What did that fine dust belong to originally? If we walked over the floor barefoot, how much dirt would we pick up? What sort of words can embody up the different characteristics of the floor? The pages of poems blend into one another, alternating between whimsical and existential questions.
Many beginnings
„på era platser“ or „take your places“ to use one possible English translation, prompts the reader to think: there are lots of beginnings here. The Hungarian poet Sándor Csóori says: „If a poem wants to tell us something, it doesn’t do it by showing us something that’s already ended, finished, but by capturing our nascent curiosity“. The other poems in the book frequently arouse our curiosity. For a Norwegian some of these lines and methods will doubtless conjure up typically Norwegian associations. For instance, I find references to the most well-known Stein Mehren poem „Jeg holder ditt hode“ [I Hold Your Head] (p. 25) and the title of a collection by myself, namely „Kitty K.“ (p. 46).

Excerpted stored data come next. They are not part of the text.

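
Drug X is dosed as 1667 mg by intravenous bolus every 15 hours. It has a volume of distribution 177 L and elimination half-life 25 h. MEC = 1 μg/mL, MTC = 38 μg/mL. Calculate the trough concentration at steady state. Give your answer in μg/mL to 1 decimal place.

Over one 15-h interval, 15/25 ≈ 0.6 half-lives elapse, leaving f ≈ 0.6598 of each dose.
Each bolus raises the concentration by D/Vd = 1667/177 ≈ 9.418 μg/mL.
Steady-state trough Cmin,ss = C₀·f/(1−f) ≈ 9.418 × 0.6598/0.3402 ≈ 18.266 μg/mL.
Trough 18.3 μg/mL vs MEC 1 μg/mL: adequate.

18.3 μg/mL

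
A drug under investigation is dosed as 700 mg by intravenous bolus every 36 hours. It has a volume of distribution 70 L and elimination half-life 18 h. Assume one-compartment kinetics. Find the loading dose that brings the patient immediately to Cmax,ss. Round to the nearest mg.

f = (1/2)^(36/18) ≈ 0.250000; accumulation ratio R = 1/(1−f) ≈ 1.33333.
Loading dose to hit Cmax,ss on first dose: D_load = D_maint·R ≈ 700 × 1.33333 ≈ 933.33 mg.

933 mg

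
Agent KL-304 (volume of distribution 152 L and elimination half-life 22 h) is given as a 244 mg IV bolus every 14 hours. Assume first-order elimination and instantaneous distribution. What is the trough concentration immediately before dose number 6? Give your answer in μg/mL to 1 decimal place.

f = (1/2)^(τ/t½) = (1/2)^(14/22) ≈ 0.6433.
C₀ = D/Vd = 244/152 ≈ 1.605 μg/mL.
Before the 6th dose, 5 doses have been given. Superposition: Cmin = C₀·(f + f² + … + f^5).
≈ 1.605 × (0.6433 + 0.4138 + 0.2662 + 0.1713 + 0.1102) ≈ 1.605 × 1.6048 ≈ 2.576 μg/mL.

2.6 μg/mL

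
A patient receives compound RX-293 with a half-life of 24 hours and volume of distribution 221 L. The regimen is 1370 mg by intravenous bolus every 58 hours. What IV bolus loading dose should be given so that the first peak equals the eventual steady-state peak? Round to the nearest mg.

1686 mg

f = (1/2)^(58/24) ≈ 0.187288; accumulation ratio R = 1/(1−f) ≈ 1.23045.
Loading dose to hit Cmax,ss on first dose: D_load = D_maint·R ≈ 1370 × 1.23045 ≈ 1685.72 mg.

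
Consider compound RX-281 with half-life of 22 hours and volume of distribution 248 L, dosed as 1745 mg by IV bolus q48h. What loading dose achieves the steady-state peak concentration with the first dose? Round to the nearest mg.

f = (1/2)^(48/22) ≈ 0.220398; accumulation ratio R = 1/(1−f) ≈ 1.28271.
Loading dose to hit Cmax,ss on first dose: D_load = D_maint·R ≈ 1745 × 1.28271 ≈ 2238.33 mg.

2238 mg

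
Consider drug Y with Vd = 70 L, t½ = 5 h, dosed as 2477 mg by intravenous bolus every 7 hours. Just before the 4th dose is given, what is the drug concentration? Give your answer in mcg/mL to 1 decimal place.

20.4 mcg/mL

f = (1/2)^(τ/t½) = (1/2)^(7/5) ≈ 0.3789.
C₀ = D/Vd = 2477/70 ≈ 35.386 mcg/mL.
Before the 4th dose, 3 doses have been given. Superposition: Cmin = C₀·(f + f² + … + f^3).
≈ 35.386 × (0.3789 + 0.1436 + 0.0544) ≈ 35.386 × 0.5769 ≈ 20.414 mcg/mL.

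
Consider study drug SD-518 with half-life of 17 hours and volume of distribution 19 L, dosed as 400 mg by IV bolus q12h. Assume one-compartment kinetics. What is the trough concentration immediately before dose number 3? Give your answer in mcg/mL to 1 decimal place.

f = (1/2)^(τ/t½) = (1/2)^(12/17) ≈ 0.6131.
C₀ = D/Vd = 400/19 ≈ 21.053 mcg/mL.
Before the 3rd dose, 2 doses have been given. Superposition: Cmin = C₀·(f + f²).
≈ 21.053 × (0.6131 + 0.3759) ≈ 21.053 × 0.9890 ≈ 20.821 mcg/mL.

20.8 mcg/mL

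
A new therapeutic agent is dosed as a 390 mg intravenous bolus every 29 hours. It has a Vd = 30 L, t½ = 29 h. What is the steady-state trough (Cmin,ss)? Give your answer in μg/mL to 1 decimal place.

13.0 μg/mL

The dosing interval is 1 half-life, so f = 2^(−1) = 0.5.
Accumulation ratio R = 1/(1 − f) = 1/0.5 = 2/1.
Single-dose peak C₀ = D/Vd = 390/30 = 13 μg/mL.
Steady-state peak Cmax,ss = C₀·R = 13 × 2/1 ≈ 26.000 μg/mL.
Steady-state trough Cmin,ss = Cmax,ss·f ≈ 26.000 × 0.5 ≈ 13.000 μg/mL.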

The slightly random pickings from everyday exchanges along with absurder moments like: „Yes, or in the ear“ or „D’you think they’ll remember to pull that bit of string?“, remind me of the Norwegian poet Helge Rykkja. Hallberg constantly creates slightly off-hand contrasts and a sense of recognition by joining fragments of speech together from different sources.
In „plastpåsarna vid lekparken“ [plastic carrier bags in the playground], which is the most experimental poem, I was gripped by a sense of the past, rather than setting off into new, virgin territory. What’s fascinating about the concretism of the 1960s and the I-less poems of Bengt Emil Johnson was their capacity to make the reader a creative partner. The problem is that the loose formal structure also feeds into less stimulating work, too much in thrall to the haphazard.
Layout effects
Because the various parts of this book are so dissimilar it tends as a whole to sprawl and to lack coherence. What does hold the book together all the same is her sense of the different places, to which the title refers, and that it is all Hallberg’s work. Not so much in the shape of a poetic „I“, more an intrinsic linguistic awareness and sensitive emotional background. She uses layout effects to press home this heterogeneity. The various headings are in italics, medium bold or capitals. She uses different font sizes to separate lines and paragraphs. All of which creates an impression of fragmentary and half-glimpsed observations and reflections. They take hold, let go, continue. It suits the content, whose strength lies precisely in its mirroring of our cultural landscape, the sombre poetic images conveying intimate, psychological messages like „the glowing hate from daddy’s penis“, interspersed with utterly trivial questions like „D’you have to wear a cap when you work here?“.
There is the constant exchange between showing what language can grasp and how we need to let go of our expectations to gather whatever’s happening. Slightly absurd fables in prose keep on alternating with cookery book advice: “Olive oil is good”.
This is by any accounts a book one dips into, not reads through. A book to which one returns to see if it actually said what one imagined it did. And a book which has one of the most essential things poetry can have: she gets us to listen to what ordinary people actually say, and marvel at what is written about us.